Wednesday, April 25th, 2007

For some strange reason people in this metro love to brag about how scared MARTA makes them. I suspect many of these people are the same ones with “No Fear” stickers on their trucks.

Joe Winter at Joeventures.com, quoting a regular MARTA user. Joe has blogged extensively about the Peachtree Street streetcar proposal. He serves on the board of Citizens For Progressive Transit.

South Carolina’s beating us up and taking our lunch money. Not because they’re better, but because they’re thinking more progressively.

Button Gwinnett at Liberal Lucidity, on how biofuels are far more widely available to consumers in South Carolina than they are in Georgia. According to environmental attorney Scott Hitch, there are 50 retail outlets for biofuels in South Carolina, but only three in Georgia.

Incidentally, I’ve shopped at two of the three in Georgia. Refuel Biodiesel sells biodiesel made from recycled cooking oil and is located in Cabbagetown.

S.A. White is adjacent to Dobbins AFB and sells biodiesel made from rendered chicken fat.

I think he was surprised that I recognized him, considering my line of work. He was even more surprised that I didn’t recognize his dinner companion.

“Would you like to meet Bob Gibson?” he asked, not knowing I was a huge baseball fan. It was cordial and brief, but it meant a lot to me.

ATLMalcontent fondly remembers meeting journalist David Halberstam while working as a parking valet. Halberstam died Monday in a car accident.

John Sherman v. the Peachtree Street streetcar

Wednesday, April 18th, 2007

First he tried to block the Beltline, the wildly popular urban-renewal project that eventually will put a loop of light rail, parks and trails around intown Atlanta.

Now John Sherman has it out for the proposed Peachtree Street streetcar, the pros and cons of which I wrote about earlier this month.
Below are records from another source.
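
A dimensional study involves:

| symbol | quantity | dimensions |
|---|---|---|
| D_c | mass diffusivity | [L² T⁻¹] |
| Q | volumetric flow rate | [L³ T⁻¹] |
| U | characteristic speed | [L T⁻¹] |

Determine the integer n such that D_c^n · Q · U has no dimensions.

Balance the L exponent: (2)·n from D_c, plus (3) + (1) = 4 from the rest, must sum to zero.
2n + 4 = 0, so n = -2.

-2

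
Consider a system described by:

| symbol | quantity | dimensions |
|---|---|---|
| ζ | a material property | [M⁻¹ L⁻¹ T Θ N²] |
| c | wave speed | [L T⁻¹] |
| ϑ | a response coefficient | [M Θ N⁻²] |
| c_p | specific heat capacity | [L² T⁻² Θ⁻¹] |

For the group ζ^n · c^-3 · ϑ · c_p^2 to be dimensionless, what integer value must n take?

Balance the M exponent: (-1)·n from ζ, plus −3·(0) + (1) + 2·(0) = 1 from the rest, must sum to zero.
−n + 1 = 0, so n = 1.

1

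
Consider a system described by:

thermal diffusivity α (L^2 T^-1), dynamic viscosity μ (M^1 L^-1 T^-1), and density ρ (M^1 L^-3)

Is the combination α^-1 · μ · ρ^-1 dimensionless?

yes

Sum the exponent of each base dimension across the product:
  M: −[α]_M + [μ]_M − [ρ]_M = −(0) + (1) − (1) = 0
  L: −[α]_L + [μ]_L − [ρ]_L = −(2) + (-1) − (-3) = 0
  T: −[α]_T + [μ]_T − [ρ]_T = −(-1) + (-1) − (0) = 0
  I: −[α]_I + [μ]_I − [ρ]_I = −(0) + (0) − (0) = 0
All base exponents vanish — dimensionless.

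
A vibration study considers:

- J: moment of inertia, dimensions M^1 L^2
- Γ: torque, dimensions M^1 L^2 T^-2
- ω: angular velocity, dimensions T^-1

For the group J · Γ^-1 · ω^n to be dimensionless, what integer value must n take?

2

Balance the T exponent: (-1)·n from ω, plus (0) − (-2) = 2 from the rest, must sum to zero.
−n + 2 = 0, so n = 2.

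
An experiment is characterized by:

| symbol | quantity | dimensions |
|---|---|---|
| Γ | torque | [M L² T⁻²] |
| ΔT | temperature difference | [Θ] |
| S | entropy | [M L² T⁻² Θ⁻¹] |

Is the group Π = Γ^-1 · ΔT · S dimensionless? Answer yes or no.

yes

Sum the exponent of each base dimension across the product:
  M: −[Γ]_M + [ΔT]_M + [S]_M = −(1) + (0) + (1) = 0
  L: −[Γ]_L + [ΔT]_L + [S]_L = −(2) + (0) + (2) = 0
  T: −[Γ]_T + [ΔT]_T + [S]_T = −(-2) + (0) + (-2) = 0
  Θ: −[Γ]_Θ + [ΔT]_Θ + [S]_Θ = −(0) + (1) + (-1) = 0
All base exponents vanish — dimensionless.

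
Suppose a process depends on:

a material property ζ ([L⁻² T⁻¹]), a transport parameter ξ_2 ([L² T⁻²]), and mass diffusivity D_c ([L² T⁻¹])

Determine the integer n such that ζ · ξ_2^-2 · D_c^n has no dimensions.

3

Balance the L exponent: (2)·n from D_c, plus (-2) − 2·(2) = -6 from the rest, must sum to zero.
2n − 6 = 0, so n = 3.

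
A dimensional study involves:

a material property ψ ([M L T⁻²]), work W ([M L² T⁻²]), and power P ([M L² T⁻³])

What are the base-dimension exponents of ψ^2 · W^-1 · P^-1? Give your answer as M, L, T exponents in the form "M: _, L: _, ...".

M: 0, L: -2, T: 1

Collect each base-dimension exponent across the product:
  M: 2·(1) − (1) − (1) = 0
  L: 2·(1) − (2) − (2) = -2
  T: 2·(-2) − (-2) − (-3) = 1
So the dimensions are [L⁻² T].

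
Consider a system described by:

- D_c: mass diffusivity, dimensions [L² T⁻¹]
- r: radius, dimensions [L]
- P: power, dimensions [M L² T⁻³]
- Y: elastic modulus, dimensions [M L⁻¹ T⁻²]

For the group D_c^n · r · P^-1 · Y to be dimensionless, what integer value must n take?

1

Balance the L exponent: (2)·n from D_c, plus (1) − (2) + (-1) = -2 from the rest, must sum to zero.
2n − 2 = 0, so n = 1.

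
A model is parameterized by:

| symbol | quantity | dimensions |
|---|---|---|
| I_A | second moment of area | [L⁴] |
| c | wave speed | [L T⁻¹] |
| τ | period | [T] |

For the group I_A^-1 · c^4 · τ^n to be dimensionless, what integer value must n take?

Balance the T exponent: (1)·n from τ, plus −(0) + 4·(-1) = -4 from the rest, must sum to zero.
n − 4 = 0, so n = 4.

4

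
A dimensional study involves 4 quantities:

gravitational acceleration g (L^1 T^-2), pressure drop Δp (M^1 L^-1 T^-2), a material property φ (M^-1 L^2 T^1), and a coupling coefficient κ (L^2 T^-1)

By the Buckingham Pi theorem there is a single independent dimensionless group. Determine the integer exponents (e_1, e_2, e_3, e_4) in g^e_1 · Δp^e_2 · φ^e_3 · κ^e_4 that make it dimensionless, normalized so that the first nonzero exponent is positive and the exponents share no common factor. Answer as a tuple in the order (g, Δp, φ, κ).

M: e_1·(0) + e_2·(1) + e_3·(-1) + e_4·(0) = 0
L: e_1·(1) + e_2·(-1) + e_3·(2) + e_4·(2) = 0
T: e_1·(-2) + e_2·(-2) + e_3·(1) + e_4·(-1) = 0
Solving this homogeneous linear system for the smallest-integer solution (first nonzero entry positive) gives (1, -3, -3, 1).

(1, -3, -3, 1)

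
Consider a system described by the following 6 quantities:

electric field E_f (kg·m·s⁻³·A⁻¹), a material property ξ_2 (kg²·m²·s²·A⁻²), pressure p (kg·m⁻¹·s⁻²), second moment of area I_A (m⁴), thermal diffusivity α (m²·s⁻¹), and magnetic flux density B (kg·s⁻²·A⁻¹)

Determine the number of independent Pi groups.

There are 6 variables and 4 base dimensions (M, L, T, I).
The dimension matrix has rank 4.
Independent dimensionless groups: 6 − 4 = 2.

2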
And he’s using the same argument — namely that taxpayers, not the government, should be the ones to green-light the project — this time around.

I described the following scenario in the April 4 article, meaning I should have seen Sherman’s streetcar antipathy coming:

Of course, the streetcar does face some significant hurdles. As currently proposed, the project would be funded in large part with a new tax on property owners in the corridor — a concept that could meet opposition.

Then the AJC reported last week that the opposition, headed by Sherman, had surfaced:

John Sherman, president of the Fulton County Taxpayers Association, says it would be unfair to tax the property owners along the Peachtree corridor to help pay for the $1 billion project without a referendum.

“It’s taxation without representation,” he said. “It’s why we revolted against England.”

Back in March, when I talked to Sherman about his issues with the Beltline, he said he had nothing against the Beltline itself — only that property owners should be the ones approving the $1.7 billion in future tax revenue that will help fund it. (The other half of the Beltline’s cost would come from private donations and federal funds.)

“Greater transparency is needed, and less hype,” he told me. “I think the taxpayers should have some kind of voice in this.”

Some think Sherman is a rabble rouser who’s standing up against worthy and well-supported causes in order to make a name for himself. If so, at least he’s consistent.